Elizabeth Millar creates lush, alluring sonic vignettes with air and objects, including clarinet, for 22 minutes across five tracks on her debut solo recording, no instrument machine, air. Much of her recorded work to date is with trumpeter Craig Pederson, especially in their duo for amplified trumpet and amplified clarinet, Sound of the Mountain, which released a self-titled record with Tetuzi Akiyama and Toshimaru Nakamura in 2019. no instrument machine, air continues to expand her pallette with machine hums, metal surfaces, fans, propellers, and possibly other objects to introduce new dynamic possibilities for density, pulse, and volume to her music.

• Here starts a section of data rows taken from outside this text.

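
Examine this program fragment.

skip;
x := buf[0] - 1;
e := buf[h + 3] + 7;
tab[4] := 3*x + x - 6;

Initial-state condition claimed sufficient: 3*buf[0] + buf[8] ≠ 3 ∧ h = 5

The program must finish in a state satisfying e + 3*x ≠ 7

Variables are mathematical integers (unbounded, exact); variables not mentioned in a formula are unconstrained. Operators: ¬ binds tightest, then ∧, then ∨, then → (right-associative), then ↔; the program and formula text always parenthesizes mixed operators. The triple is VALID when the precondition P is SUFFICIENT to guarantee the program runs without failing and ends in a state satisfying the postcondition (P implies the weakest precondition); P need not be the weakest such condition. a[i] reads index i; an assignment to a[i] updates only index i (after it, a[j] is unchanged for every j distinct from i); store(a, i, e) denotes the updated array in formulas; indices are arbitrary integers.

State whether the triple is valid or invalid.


Working backward. After the program, e + 3*x ≠ 7 must hold.
Before tab[4] := 3*x + x - 6: e + 3*x ≠ 7
Before e := buf[h + 3] + 7: buf[h + 3] + 3*x ≠ 0
Before x := buf[0] - 1: buf[h + 3] + 3*buf[0] ≠ 3
Before skip: buf[h + 3] + 3*buf[0] ≠ 3
The weakest precondition is buf[h + 3] + 3*buf[0] ≠ 3.
Check whether 3*buf[0] + buf[8] ≠ 3 ∧ h = 5 implies it.
Every state satisfying the precondition satisfies the weakest precondition: the implication holds.
Answer: valid


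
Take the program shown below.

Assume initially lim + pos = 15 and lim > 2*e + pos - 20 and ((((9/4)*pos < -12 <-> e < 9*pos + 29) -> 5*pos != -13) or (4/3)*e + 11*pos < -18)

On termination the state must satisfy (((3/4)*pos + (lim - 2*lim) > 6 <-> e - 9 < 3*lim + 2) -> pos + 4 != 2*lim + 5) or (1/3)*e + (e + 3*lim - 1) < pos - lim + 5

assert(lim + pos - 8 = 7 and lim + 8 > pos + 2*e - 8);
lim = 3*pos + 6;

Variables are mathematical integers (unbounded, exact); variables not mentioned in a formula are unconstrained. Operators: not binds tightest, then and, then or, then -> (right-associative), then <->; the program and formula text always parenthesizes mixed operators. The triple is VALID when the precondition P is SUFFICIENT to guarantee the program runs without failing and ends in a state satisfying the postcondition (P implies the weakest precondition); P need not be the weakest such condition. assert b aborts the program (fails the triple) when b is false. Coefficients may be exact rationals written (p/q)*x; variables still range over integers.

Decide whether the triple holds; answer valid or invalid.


Working backward. After the program, the postcondition (((3/4)*pos + (lim - 2*lim) > 6 <-> e - 9 < 3*lim + 2) -> pos + 4 != 2*lim + 5) or (1/3)*e + (e + 3*lim - 1) < pos - lim + 5 must hold; in canonical form it is (((3/4)*pos > lim + 6 <-> e < 3*lim + 11) -> pos != 2*lim + 1) or (4/3)*e + 4*lim < pos + 6.
Before lim := 3*pos + 6: (((9/4)*pos < -12 <-> e < 9*pos + 29) -> 5*pos != -13) or (4/3)*e + 11*pos < -18
Before assert lim + pos - 8 = 7 and lim + 8 > pos + 2*e - 8: lim + pos = 15 and lim > 2*e + pos - 16 and ((((9/4)*pos < -12 <-> e < 9*pos + 29) -> 5*pos != -13) or (4/3)*e + 11*pos < -18)
The weakest precondition is lim + pos = 15 and lim > 2*e + pos - 16 and ((((9/4)*pos < -12 <-> e < 9*pos + 29) -> 5*pos != -13) or (4/3)*e + 11*pos < -18).
Check whether lim + pos = 15 and lim > 2*e + pos - 20 and ((((9/4)*pos < -12 <-> e < 9*pos + 29) -> 5*pos != -13) or (4/3)*e + 11*pos < -18) implies it.
Countermodel: at the initial state e = 0, lim = -1, pos = 16, the precondition holds but the weakest precondition fails.
Answer: invalid


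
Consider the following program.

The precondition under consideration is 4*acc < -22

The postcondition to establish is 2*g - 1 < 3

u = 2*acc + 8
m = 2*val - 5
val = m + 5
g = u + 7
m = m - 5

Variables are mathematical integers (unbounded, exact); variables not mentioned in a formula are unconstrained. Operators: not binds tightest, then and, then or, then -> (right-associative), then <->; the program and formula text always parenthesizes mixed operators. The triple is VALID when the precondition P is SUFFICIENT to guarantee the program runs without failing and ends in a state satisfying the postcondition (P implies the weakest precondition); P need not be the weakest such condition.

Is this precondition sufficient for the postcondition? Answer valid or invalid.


Working backward. After the program, the postcondition 2*g - 1 < 3 must hold; in canonical form it is 2*g < 4.
Before m := m - 5: 2*g < 4
Before g := u + 7: 2*u < -10
Before val := m + 5: 2*u < -10
Before m := 2*val - 5: 2*u < -10
Before u := 2*acc + 8: 4*acc < -26
The weakest precondition is 4*acc < -26.
Check whether 4*acc < -22 implies it.
Countermodel: at the initial state acc = -6, the precondition holds but the weakest precondition fails.
Answer: invalid


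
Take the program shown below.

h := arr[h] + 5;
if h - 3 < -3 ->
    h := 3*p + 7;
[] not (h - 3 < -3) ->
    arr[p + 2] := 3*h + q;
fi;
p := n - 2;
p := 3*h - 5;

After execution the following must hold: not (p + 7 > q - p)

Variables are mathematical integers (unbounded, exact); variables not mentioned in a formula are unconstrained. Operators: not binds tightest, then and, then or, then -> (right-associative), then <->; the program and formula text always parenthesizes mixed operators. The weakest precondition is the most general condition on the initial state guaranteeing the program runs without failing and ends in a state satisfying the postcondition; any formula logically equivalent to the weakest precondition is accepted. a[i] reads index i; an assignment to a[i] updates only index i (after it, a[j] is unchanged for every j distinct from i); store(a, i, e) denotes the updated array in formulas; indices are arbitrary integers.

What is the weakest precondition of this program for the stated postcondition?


Working backward. After the program, the postcondition not (p + 7 > q - p) must hold; in canonical form it is not (2*p > q - 7).
Before p := 3*h - 5: not (6*h > q + 3)
Before p := n - 2: not (6*h > q + 3)
Then branch requires not (18*p > q - 39); else branch requires not (6*h > q + 3).
Before the if: (h < 0 -> (not (18*p > q - 39))) and ((not (h < 0)) -> (not (6*h > q + 3)))
Before h := arr[h] + 5: (arr[h] < -5 -> (not (18*p > q - 39))) and ((not (arr[h] < -5)) -> (not (6*arr[h] > q - 27)))
Answer: WP = (arr[h] < -5 -> (not (18*p > q - 39))) and ((not (arr[h] < -5)) -> (not (6*arr[h] > q - 27)))


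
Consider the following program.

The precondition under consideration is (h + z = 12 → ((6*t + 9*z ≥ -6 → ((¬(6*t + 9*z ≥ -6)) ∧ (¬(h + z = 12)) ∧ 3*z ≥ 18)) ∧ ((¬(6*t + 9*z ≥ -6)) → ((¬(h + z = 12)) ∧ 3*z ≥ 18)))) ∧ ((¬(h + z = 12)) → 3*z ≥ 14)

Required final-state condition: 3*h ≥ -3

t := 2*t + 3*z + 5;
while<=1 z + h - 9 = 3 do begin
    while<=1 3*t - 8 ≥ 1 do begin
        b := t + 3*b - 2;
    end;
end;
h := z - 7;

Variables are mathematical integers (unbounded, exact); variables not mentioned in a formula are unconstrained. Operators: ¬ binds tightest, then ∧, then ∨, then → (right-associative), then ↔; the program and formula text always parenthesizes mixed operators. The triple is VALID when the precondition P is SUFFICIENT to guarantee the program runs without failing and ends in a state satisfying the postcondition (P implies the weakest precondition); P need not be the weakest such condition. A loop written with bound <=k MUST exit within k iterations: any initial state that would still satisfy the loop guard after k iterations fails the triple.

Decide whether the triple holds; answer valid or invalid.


Working backward. After the program, 3*h ≥ -3 must hold.
Before h := z - 7: 3*z ≥ 18
Before the loop (bound <=1), unroll the exhaustion recursion (WP_0 = exit-now case; WP_j = one more guarded iteration, up to j = 1):
  WP_0: (¬(h + z = 12)) ∧ 3*z ≥ 18
  WP_1: (h + z = 12 → ((3*t ≥ 9 → ((¬(3*t ≥ 9)) ∧ (¬(h + z = 12)) ∧ 3*z ≥ 18)) ∧ ((¬(3*t ≥ 9)) → ((¬(h + z = 12)) ∧ 3*z ≥ 18)))) ∧ ((¬(h + z = 12)) → 3*z ≥ 18)
So before the loop: (h + z = 12 → ((3*t ≥ 9 → ((¬(3*t ≥ 9)) ∧ (¬(h + z = 12)) ∧ 3*z ≥ 18)) ∧ ((¬(3*t ≥ 9)) → ((¬(h + z = 12)) ∧ 3*z ≥ 18)))) ∧ ((¬(h + z = 12)) → 3*z ≥ 18)
Before t := 2*t + 3*z + 5: (h + z = 12 → ((6*t + 9*z ≥ -6 → ((¬(6*t + 9*z ≥ -6)) ∧ (¬(h + z = 12)) ∧ 3*z ≥ 18)) ∧ ((¬(6*t + 9*z ≥ -6)) → ((¬(h + z = 12)) ∧ 3*z ≥ 18)))) ∧ ((¬(h + z = 12)) → 3*z ≥ 18)
The weakest precondition is (h + z = 12 → ((6*t + 9*z ≥ -6 → ((¬(6*t + 9*z ≥ -6)) ∧ (¬(h + z = 12)) ∧ 3*z ≥ 18)) ∧ ((¬(6*t + 9*z ≥ -6)) → ((¬(h + z = 12)) ∧ 3*z ≥ 18)))) ∧ ((¬(h + z = 12)) → 3*z ≥ 18).
Check whether (h + z = 12 → ((6*t + 9*z ≥ -6 → ((¬(6*t + 9*z ≥ -6)) ∧ (¬(h + z = 12)) ∧ 3*z ≥ 18)) ∧ ((¬(6*t + 9*z ≥ -6)) → ((¬(h + z = 12)) ∧ 3*z ≥ 18)))) ∧ ((¬(h + z = 12)) → 3*z ≥ 14) implies it.
Countermodel: at the initial state h = 8, t = 0, z = 5, the precondition holds but the weakest precondition fails.
Answer: invalid


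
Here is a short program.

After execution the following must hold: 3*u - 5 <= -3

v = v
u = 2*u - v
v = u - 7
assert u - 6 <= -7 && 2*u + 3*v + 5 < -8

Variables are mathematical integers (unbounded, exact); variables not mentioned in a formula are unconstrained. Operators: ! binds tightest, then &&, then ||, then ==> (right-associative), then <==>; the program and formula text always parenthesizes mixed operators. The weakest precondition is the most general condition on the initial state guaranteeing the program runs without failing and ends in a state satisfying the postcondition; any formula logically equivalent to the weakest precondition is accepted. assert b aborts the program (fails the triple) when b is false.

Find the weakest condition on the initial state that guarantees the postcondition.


Working backward. After the program, the postcondition 3*u - 5 <= -3 must hold; in canonical form it is 3*u <= 2.
Before assert u - 6 <= -7 && 2*u + 3*v + 5 < -8: u <= -1 && 2*u + 3*v < -13 && 3*u <= 2
Before v := u - 7: u <= -1 && 5*u < 8 && 3*u <= 2
Before u := 2*u - v: 2*u <= v - 1 && 10*u < 5*v + 8 && 6*u <= 3*v + 2
Before v := v: 2*u <= v - 1 && 10*u < 5*v + 8 && 6*u <= 3*v + 2
Answer: WP = 2*u <= v - 1 && 10*u < 5*v + 8 && 6*u <= 3*v + 2


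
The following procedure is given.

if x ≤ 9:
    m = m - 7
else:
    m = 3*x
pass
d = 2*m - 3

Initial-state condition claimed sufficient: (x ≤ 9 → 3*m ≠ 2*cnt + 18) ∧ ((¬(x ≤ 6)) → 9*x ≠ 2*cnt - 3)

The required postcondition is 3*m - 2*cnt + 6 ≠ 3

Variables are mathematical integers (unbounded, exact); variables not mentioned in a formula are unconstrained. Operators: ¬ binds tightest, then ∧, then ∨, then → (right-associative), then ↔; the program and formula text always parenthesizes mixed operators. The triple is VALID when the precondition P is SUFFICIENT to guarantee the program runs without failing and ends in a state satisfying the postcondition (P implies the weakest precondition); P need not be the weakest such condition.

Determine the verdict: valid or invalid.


Working backward. After the program, the postcondition 3*m - 2*cnt + 6 ≠ 3 must hold; in canonical form it is 3*m ≠ 2*cnt - 3.
Before d := 2*m - 3: 3*m ≠ 2*cnt - 3
Before skip: 3*m ≠ 2*cnt - 3
Then branch requires 3*m ≠ 2*cnt + 18; else branch requires 9*x ≠ 2*cnt - 3.
Before the if: (x ≤ 9 → 3*m ≠ 2*cnt + 18) ∧ ((¬(x ≤ 9)) → 9*x ≠ 2*cnt - 3)
The weakest precondition is (x ≤ 9 → 3*m ≠ 2*cnt + 18) ∧ ((¬(x ≤ 9)) → 9*x ≠ 2*cnt - 3).
Check whether (x ≤ 9 → 3*m ≠ 2*cnt + 18) ∧ ((¬(x ≤ 6)) → 9*x ≠ 2*cnt - 3) implies it.
Every state satisfying the precondition satisfies the weakest precondition: the implication holds.
Answer: valid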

Millar’s clarinet playing - which is ostensibly audible only on “Mechanical Forest Sound 1,” “Mechanical Forest Sound 2” and “NIMA” - is mostly funneled breath, wheezing and whistling, some chirps, maybe fetch across saliva, and occasional low-end rumbles from amplified playing… or the amplifier itself. The space is mostly occupied by the pulses of tapped surfaces, electric clicks, machine hums, and particularly propellers and fans, both their air and their blades, whose pulse is sometimes modulated by changing their speed or touching an object to the blades further or closer from the center, along the rotating radius. These sounds from air and objects, including the clarinet, are multitracked to produce a rhythmically rich environment, with polyrhythms rising from the intersecting spectrum of lower frequency hums and breaths and the various higher frequency flappings and clickings. And they’re mixed in such a way to diversify density and volume within each track, further creating a sense of movement and keeping things fresh. Furthermore, each track appears to have its own focus or feature: “Mechanical Forest Sound 1” serves as an introductory exhibition; “propeller and metal disc 1” showcases modulating pulses by moving objects along a fan’s rotating radius as well as pronounced volume control from an amplifier vs air pressure vs the pressure with which an object is applied to a surface; “light metal” introduces a more organic environment, with timbres becoming more wooden, like a marimba or bamboo, and rhythms becoming more irregular and natural; and “NIMA” begins to explore the extremes of volume control by interjecting silence, perhaps rhythmically.

The results are a impressively dynamic, concise statement that should be understood as a declaration that this is a musician to watch. Especially for those who already enjoy the clarinet and tape works of Xavier Charles and Jürg Frey.

no instrument machine, air is available on CD and digitally.